Ce soir, le 19.45, demain, le 12.45 inaugurent un nouveau décor, de nouvelles technologies (la 3D Unreal, venue du jeu vidéo), des rubriques inédites et passent à la couleur bleu roi. Qu’est-ce que cela change pour vous ?
Xavier de Moulins : Tout… et rien. Cela fait maintenant treize ans que je présente ce JT. C’est devenu mon terrain de jeu, même si le cadre, un plateau sur fond vert, est très limité. La réalité augmentée offre vraiment de nouvelles possibilités et donnera de l’ampleur au journal pour le téléspectateur, mais, pour moi, le boulot ne change pas. J’ai juste d’autres repères à intégrer et des mouvements à répéter, encore et encore, pour me sentir complètement à l’aise.
Quand vous présentez, vous utilisez beaucoup vos mains. Est-ce que vous répétez devant un miroir ?

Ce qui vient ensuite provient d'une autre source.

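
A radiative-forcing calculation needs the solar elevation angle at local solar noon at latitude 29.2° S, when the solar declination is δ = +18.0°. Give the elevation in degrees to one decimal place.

42.8°

At local noon the hour angle is zero, so the zenith angle equals |φ − δ| = |-29.2° − (+18.000°)| = 47.200°.
Elevation = 90° − 47.200° = 42.8°.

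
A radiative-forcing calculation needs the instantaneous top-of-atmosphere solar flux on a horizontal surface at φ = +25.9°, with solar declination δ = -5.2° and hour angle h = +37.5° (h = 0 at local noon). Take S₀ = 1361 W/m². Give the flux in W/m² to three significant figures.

913 W/m²

cos θ_z = sin φ sin δ + cos φ cos δ cos h = -0.039588 + 0.710730 = 0.671142.
Flux = S₀ · cos θ_z = 1361 × 0.671142 = 913.4 W/m².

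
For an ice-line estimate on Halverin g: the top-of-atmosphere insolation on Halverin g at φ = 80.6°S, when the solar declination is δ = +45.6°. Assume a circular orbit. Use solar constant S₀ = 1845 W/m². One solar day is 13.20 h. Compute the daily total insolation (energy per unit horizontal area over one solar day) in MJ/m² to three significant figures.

cos H₀ = −tan(-80.6°) tan(+45.600°) = 6.1684 ≥ 1 ⇒ polar night, H₀ = 0 and Q̄ = 0.
Daily total = Q̄ × 13.20 h × 3600 s/h = 0.00 MJ/m².

0.00 MJ/m²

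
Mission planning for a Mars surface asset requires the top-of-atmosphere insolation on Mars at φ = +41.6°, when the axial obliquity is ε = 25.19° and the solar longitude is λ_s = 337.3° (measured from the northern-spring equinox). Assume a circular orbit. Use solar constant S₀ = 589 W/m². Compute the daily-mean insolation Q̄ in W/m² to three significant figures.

Q̄ ≈ 108 W/m²

Solar declination: sin δ = sin ε · sin λ_s = sin 25.19° × sin 337.3° = -0.16425, so δ = -9.454°.
cos H₀ = −tan(+41.6°) tan(-9.454°) = 0.1478, H₀ = 1.4224 rad.
Bracket: H₀ sin φ sin δ + cos φ cos δ sin H₀ = 1.4224×0.66393×-0.16425 + 0.74780×0.98642×0.98901 = -0.155113 + 0.729538 = 0.574425.
Q̄ = (S₀/π) × [bracket] = (589/π) × 0.574425 = 107.7 W/m².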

Jamais. Le principe, c’est de s’offrir aux gens tel qu’on est. Je suis comme dans la vie. Je parle avec mes mains, sans doute parce que j’ai l’impression que cela appuie mon propos, que c’est plus pédagogique. À Canal+, Philippe Gildas me disait : « Surtout, n’essaie pas d’être un autre. Les gens le voient direct. » J’applique cette logique à la lettre.
Vous avez une voix particulière, une façon singulière, aussi, de vous adresser aux téléspectateurs. Un ton hypnotisant, similaire à celui de Kaa, le serpent du Livre de la jungle….

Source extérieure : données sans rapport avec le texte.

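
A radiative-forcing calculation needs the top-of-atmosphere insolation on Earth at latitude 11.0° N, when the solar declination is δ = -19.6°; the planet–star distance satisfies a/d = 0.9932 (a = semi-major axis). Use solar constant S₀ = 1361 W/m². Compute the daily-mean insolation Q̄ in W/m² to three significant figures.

Q̄ ≈ 353 W/m²

cos H₀ = −tan(+11.0°) tan(-19.600°) = 0.0692, H₀ = 1.5015 rad.
Bracket: H₀ sin φ sin δ + cos φ cos δ sin H₀ = 1.5015×0.19081×-0.33545 + 0.98163×0.94206×0.99760 = -0.096107 + 0.922535 = 0.826428.
Inverse-square distance factor (a/d)² = 0.9932² = 0.986446.
Q̄ = (S₀/π) × 0.986446 × [bracket] = (1361/π) × 0.986446 × 0.826428 = 353.2 W/m².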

On me l’a déjà dit. Quand je demande un truc, à table, il arrive que ma femme me lance : « Ne me fais pas ton Kaa ! » Mais ce n’est pas quelque chose de travaillé. Mon JT, j’essaie juste de l’incarner, mais dans un cadre bien défini. Je pense à cette formule : « Si vous voulez faire du basket, alors que vous jouez sur un terrain de football, aussi bon que vous soyez, ça ne marchera pas… » J’ai signé pour présenter un JT, pas autre chose. En revanche, j’apporte mon vécu. Je ne suis pas transparent.
Vous publiez, en parallèle, votre dixième livre, La Nuit du pur-sang (Flammarion), un roman délicat, émouvant, qui se passe dans l’univers de l’équitation, que vous semblez bien connaître. Qu’est-ce que vos livres révèlent de vous ?
Ma profession, c’est ce que je fais : je suis journaliste. Et dans mon métier, même si j’essaie de communiquer une certaine humanité, – qui, j’espère, se voit et s’entend – je n’affiche ni mes convictions, ni mes indignations. L’écriture, c’est ce que je suis. J’écris depuis l’âge de 14 ans. C’est une manière de prolonger la vie, de l’agrandir, aussi. Cela m’aide à m’accepter. Sans l’écriture, je ne sais pas comment je ferais.
Et pourquoi avoir situé votre intrigue dans cet univers ?
Je monte à cheval depuis que j’ai 10 ans. Mais il m’a fallu du temps pour me décider à écrire sur les chevaux. Et, pourtant, j’ai appris à des tas de gens à monter : à des délinquants, des militaires et à mes trois filles, aussi. Quand vous montez un pur-sang, vous ressentez une telle puissance, une sensation si forte qu’il fallait à tout prix que je transmette ces émotions.